The response is simple: update Style Dictionary to the fixed version or later. Even if you did not install it directly, other tools may depend on it internally, so check your whole dependency tree.

Item	Detail
Package (npm)	style-dictionary
Affected versions	4.3.0 up to < 5.4.4
Fixed version	5.4.4 or later
Location	convertTokenData (with output: 'object')

If you cannot update right away, you can protect yourself temporarily by checking the tokens you feed the build for dangerous key names like __proto__ and rejecting them before processing. The advisory itself offers a workaround that scans token keys before processing and refuses matches. Fundamentally, the basic defense against this class of bug is to never use outside values directly as object keys or load paths.

A vulnerability hiding in an open-source component you pulled in is not unique to Style Dictionary. We have covered the same prototype pollution in the i18next localization library (CVE-2026-48713 / 48714), and the case where malware was slipped into axios, a package with 100 million weekly downloads. Knowing which component and version your app depends on is what lets you move fast when a fix lands. For npm or Python dependencies, our OSS vulnerability scanner lets you paste and check for known flaws.

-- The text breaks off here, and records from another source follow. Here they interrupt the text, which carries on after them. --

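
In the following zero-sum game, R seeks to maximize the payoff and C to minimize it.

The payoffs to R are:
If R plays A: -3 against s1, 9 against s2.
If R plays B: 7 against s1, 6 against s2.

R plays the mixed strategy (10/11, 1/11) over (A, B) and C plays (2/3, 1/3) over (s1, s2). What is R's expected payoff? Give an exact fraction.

50/33

Against (2/3, 1/3), each row's expected payoff is A: 1; B: 20/3.
Taking the (10/11, 1/11)-weighted average: (10/11)·(1) + (1/11)·(20/3) = 50/33.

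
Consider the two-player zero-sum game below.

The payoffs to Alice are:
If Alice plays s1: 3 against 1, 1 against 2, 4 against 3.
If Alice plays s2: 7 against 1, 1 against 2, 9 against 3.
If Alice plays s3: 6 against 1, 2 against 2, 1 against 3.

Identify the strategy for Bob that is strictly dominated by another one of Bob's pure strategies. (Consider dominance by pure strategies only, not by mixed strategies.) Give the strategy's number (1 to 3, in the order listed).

1

Bob prefers columns that give Alice less. Compare 1 with 2: 1 < 3, 1 < 7, 2 < 6.
So 2 strictly dominates 1 for Bob; 1 is strictly dominated.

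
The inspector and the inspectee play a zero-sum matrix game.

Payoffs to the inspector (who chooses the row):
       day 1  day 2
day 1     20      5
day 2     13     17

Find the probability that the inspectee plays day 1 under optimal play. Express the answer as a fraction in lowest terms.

12/19

Row minima are 5 and 13, so the inspector's maximin is 13; column maxima are 20 and 17, so the inspectee's minimax is 17. These differ, so the equilibrium is in mixed strategies.
Let the inspectee play day 1 with probability q. The inspector is indifferent when 20q + 5(1−q) = 13q + 17(1−q), giving q = 12/19.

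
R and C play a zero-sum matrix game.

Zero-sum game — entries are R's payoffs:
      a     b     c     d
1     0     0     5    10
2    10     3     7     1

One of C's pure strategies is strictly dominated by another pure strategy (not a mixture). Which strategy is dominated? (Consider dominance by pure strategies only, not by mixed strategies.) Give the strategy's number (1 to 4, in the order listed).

3

C prefers columns that give R less. Compare c with b: 0 < 5, 3 < 7.
So b strictly dominates c for C; c is strictly dominated.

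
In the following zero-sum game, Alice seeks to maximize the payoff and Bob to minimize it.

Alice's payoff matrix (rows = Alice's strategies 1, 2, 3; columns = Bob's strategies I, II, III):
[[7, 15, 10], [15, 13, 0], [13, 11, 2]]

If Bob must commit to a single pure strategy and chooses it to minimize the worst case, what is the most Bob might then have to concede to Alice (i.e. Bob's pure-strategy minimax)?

10

The worst case (largest entry) in each column is I: 15, II: 15, III: 10.
The best (smallest) of these is 10.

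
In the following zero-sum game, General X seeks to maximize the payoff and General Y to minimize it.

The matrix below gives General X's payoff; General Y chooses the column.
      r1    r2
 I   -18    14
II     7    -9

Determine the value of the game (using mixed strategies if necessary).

Row minima are -18 and -9, so General X's maximin is -9; column maxima are 7 and 14, so General Y's minimax is 7. These differ, so the equilibrium is in mixed strategies.
Let General X play I with probability p. General Y is indifferent when −18p + 7(1−p) = 14p − 9(1−p), giving p = 1/3.
Let General Y play r1 with probability q. General X is indifferent when −18q + 14(1−q) = 7q − 9(1−q), giving q = 23/48.
The value is -18·(23/48) + (14)·(25/48) = -4/3.

-4/3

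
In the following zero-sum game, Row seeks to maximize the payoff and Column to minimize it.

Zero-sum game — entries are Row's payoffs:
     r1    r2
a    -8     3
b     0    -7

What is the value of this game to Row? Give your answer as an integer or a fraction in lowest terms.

-28/9

Row minima are -8 and -7, so Row's maximin is -7; column maxima are 0 and 3, so Column's minimax is 0. These differ, so the equilibrium is in mixed strategies.
Let Row play a with probability p. Column is indifferent when −8p = 3p − 7(1−p), giving p = 7/18.
Let Column play r1 with probability q. Row is indifferent when −8q + 3(1−q) = −7(1−q), giving q = 5/9.
The value is -8·(5/9) + (3)·(4/9) = -28/9.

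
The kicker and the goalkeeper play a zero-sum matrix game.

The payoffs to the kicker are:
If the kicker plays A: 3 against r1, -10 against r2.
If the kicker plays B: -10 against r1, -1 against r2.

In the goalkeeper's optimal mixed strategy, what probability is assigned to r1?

Row minima are -10 and -10, so the kicker's maximin is -10; column maxima are 3 and -1, so the goalkeeper's minimax is -1. These differ, so the equilibrium is in mixed strategies.
Let the goalkeeper play r1 with probability q. The kicker is indifferent when 3q − 10(1−q) = −10q − (1−q), giving q = 9/22.

9/22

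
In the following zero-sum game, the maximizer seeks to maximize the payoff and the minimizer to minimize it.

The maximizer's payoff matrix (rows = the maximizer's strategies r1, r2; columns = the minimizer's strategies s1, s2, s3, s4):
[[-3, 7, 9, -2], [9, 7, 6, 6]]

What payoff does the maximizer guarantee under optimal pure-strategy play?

6

Row minima: -3, 6 → the maximizer's maximin is 6.
Column maxima: 9, 7, 9, 6 → the minimizer's minimax is 6.
They coincide at (r2, s4), so the value is 6.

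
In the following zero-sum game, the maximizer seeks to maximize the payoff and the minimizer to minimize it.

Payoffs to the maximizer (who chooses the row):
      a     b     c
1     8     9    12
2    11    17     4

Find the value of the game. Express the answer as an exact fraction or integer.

100/11

Column b is strictly dominated by a for the minimizer (it gives the maximizer more in every row).
The remaining 2×2 game on (1, 2) × (a, c) has no saddle point. Let the maximizer play 1 with probability p; indifference gives 8p + 11(1−p) = 12p + 4(1−p), so p = 7/11.
Similarly the minimizer's optimal q on a is 8/11, and the value is 8·(8/11) + (12)·(3/11) = 100/11.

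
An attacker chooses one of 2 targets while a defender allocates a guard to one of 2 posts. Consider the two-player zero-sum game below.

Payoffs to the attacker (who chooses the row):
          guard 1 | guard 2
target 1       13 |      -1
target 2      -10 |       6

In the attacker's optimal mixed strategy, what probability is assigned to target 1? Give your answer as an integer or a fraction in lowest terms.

Row minima are -1 and -10, so the attacker's maximin is -1; column maxima are 13 and 6, so the defender's minimax is 6. These differ, so the equilibrium is in mixed strategies.
Let the attacker play target 1 with probability p. The defender is indifferent when 13p − 10(1−p) = −p + 6(1−p), giving p = 8/15.

8/15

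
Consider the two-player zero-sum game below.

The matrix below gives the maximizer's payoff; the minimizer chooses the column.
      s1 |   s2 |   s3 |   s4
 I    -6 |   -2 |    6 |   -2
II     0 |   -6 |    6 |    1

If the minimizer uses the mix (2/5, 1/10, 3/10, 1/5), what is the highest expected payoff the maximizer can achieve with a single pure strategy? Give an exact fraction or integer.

7/5

I: (-6)·(2/5) + (-2)·(1/10) + (6)·(3/10) + (-2)·(1/5) = -6/5.
II: (0)·(2/5) + (-6)·(1/10) + (6)·(3/10) + (1)·(1/5) = 7/5.
The best pure response is II with expected payoff 7/5.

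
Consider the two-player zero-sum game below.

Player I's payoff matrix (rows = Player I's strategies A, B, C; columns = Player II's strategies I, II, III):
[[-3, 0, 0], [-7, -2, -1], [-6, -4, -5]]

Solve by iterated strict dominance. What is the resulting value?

-3

Column III is strictly dominated by I for Player II (-3<0, -7<-1, -6<-5); eliminate III.
Column II is strictly dominated by I for Player II (-3<0, -7<-2, -6<-4); eliminate II.
Row B is strictly dominated by row A (-3>-7); eliminate B.
Row C is strictly dominated by row A (-3>-6); eliminate C.
Only (A, I) remains, with payoff -3.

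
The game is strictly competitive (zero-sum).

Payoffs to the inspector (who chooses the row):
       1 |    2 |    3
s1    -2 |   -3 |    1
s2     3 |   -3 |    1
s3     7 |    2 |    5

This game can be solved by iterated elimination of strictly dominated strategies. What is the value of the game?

Column 1 is strictly dominated by 2 for the inspectee (-3<-2, -3<3, 2<7); eliminate 1.
Row s2 is strictly dominated by row s3 (2>-3, 5>1); eliminate s2.
Row s1 is strictly dominated by row s3 (2>-3, 5>1); eliminate s1.
Column 3 is strictly dominated by 2 for the inspectee (2<5); eliminate 3.
Only (s3, 2) remains, with payoff 2.

2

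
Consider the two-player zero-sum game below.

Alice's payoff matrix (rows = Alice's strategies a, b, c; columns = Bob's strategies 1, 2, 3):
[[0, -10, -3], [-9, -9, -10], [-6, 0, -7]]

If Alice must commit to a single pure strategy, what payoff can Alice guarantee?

-7

The worst-case payoff for each row is a: -10, b: -10, c: -7.
The best of these is -7.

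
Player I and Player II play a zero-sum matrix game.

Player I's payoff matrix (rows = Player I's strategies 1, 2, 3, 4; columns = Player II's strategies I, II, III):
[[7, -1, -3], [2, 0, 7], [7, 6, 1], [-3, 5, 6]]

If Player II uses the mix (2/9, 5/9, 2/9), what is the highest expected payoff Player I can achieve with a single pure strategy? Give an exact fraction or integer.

1: (7)·(2/9) + (-1)·(5/9) + (-3)·(2/9) = 1/3.
2: (2)·(2/9) + (0)·(5/9) + (7)·(2/9) = 2.
3: (7)·(2/9) + (6)·(5/9) + (1)·(2/9) = 46/9.
4: (-3)·(2/9) + (5)·(5/9) + (6)·(2/9) = 31/9.
The best pure response is 3 with expected payoff 46/9.

46/9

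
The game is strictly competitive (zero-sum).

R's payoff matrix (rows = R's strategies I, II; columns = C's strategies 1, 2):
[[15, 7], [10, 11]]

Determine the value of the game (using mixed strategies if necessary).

95/9

Row minima are 7 and 10, so R's maximin is 10; column maxima are 15 and 11, so C's minimax is 11. These differ, so the equilibrium is in mixed strategies.
Let R play I with probability p. C is indifferent when 15p + 10(1−p) = 7p + 11(1−p), giving p = 1/9.
Let C play 1 with probability q. R is indifferent when 15q + 7(1−q) = 10q + 11(1−q), giving q = 4/9.
The value is 15·(4/9) + (7)·(5/9) = 95/9.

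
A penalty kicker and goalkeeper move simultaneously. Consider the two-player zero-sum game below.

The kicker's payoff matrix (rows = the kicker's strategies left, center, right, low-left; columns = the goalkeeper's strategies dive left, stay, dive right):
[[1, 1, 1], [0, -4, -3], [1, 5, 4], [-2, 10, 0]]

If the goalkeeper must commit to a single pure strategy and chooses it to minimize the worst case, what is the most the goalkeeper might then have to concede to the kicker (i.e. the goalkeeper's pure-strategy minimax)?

1

The worst case (largest entry) in each column is dive left: 1, stay: 10, dive right: 4.
The best (smallest) of these is 1.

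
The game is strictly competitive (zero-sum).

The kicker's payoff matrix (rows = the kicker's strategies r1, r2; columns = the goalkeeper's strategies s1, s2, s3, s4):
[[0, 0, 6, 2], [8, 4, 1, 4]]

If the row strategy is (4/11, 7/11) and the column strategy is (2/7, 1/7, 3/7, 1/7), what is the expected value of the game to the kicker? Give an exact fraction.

269/77

Against (2/7, 1/7, 3/7, 1/7), each row's expected payoff is r1: 20/7; r2: 27/7.
Taking the (4/11, 7/11)-weighted average: (4/11)·(20/7) + (7/11)·(27/7) = 269/77.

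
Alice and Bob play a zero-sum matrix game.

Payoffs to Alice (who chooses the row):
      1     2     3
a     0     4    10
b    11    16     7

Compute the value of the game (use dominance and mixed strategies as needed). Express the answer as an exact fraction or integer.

Column 2 is strictly dominated by 1 for Bob (it gives Alice more in every row).
The remaining 2×2 game on (a, b) × (1, 3) has no saddle point. Let Alice play a with probability p; indifference gives 11(1−p) = 10p + 7(1−p), so p = 2/7.
Similarly Bob's optimal q on 1 is 3/14, and the value is 0·(3/14) + (10)·(11/14) = 55/7.

55/7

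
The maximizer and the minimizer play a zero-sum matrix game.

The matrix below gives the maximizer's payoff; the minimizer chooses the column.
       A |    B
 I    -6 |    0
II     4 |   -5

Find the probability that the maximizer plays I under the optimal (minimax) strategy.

Row minima are -6 and -5, so the maximizer's maximin is -5; column maxima are 4 and 0, so the minimizer's minimax is 0. These differ, so the equilibrium is in mixed strategies.
Let the maximizer play I with probability p. The minimizer is indifferent when −6p + 4(1−p) = −5(1−p), giving p = 3/5.

3/5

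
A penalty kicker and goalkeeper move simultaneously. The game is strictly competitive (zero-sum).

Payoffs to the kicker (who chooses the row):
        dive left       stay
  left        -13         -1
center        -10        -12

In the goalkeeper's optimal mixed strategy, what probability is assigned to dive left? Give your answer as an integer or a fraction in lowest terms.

11/14

Row minima are -13 and -12, so the kicker's maximin is -12; column maxima are -10 and -1, so the goalkeeper's minimax is -10. These differ, so the equilibrium is in mixed strategies.
Let the goalkeeper play dive left with probability q. The kicker is indifferent when −13q − (1−q) = −10q − 12(1−q), giving q = 11/14.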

Exploitation status and what to watch

As of June 2026, there are no reports of CVE-2026-54639 being used in real attacks, and it is not listed in CISA's KEV catalog, the U.S. government's list of vulnerabilities known to be exploited. You can track the latest on actively exploited flaws in our CISA KEV dashboard.

Prototype pollution is a familiar technique for attackers, and it automates easily wherever there is an entry point for the pollution to take hold. Because Style Dictionary is built into many projects as the foundation of a design system, setups that handle third-party tokens face a wide blast radius once exploitation begins. With a fix already available, updating your dependency now is the surest defense.

Summary

CVE-2026-54639 in Style Dictionary is a prototype pollution flaw: because token keys were not validated, an attacker can rewrite JavaScript's master blueprint. It is not the kind of flaw you can hit unconditionally from outside a web app; it requires malicious tokens to be processed during a build. That is why the risk depends on where your tokens come from.

What to do is not hard. First, update Style Dictionary to 5.4.4 or later. If you cannot bump it right away, check the tokens you process for dangerous key names like __proto__ before use. And if your setup handles tokens received from outside, revisit how you validate that input. That is enough to avoid exposure. Even teams that only handle their own tokens should check their version once, just in case.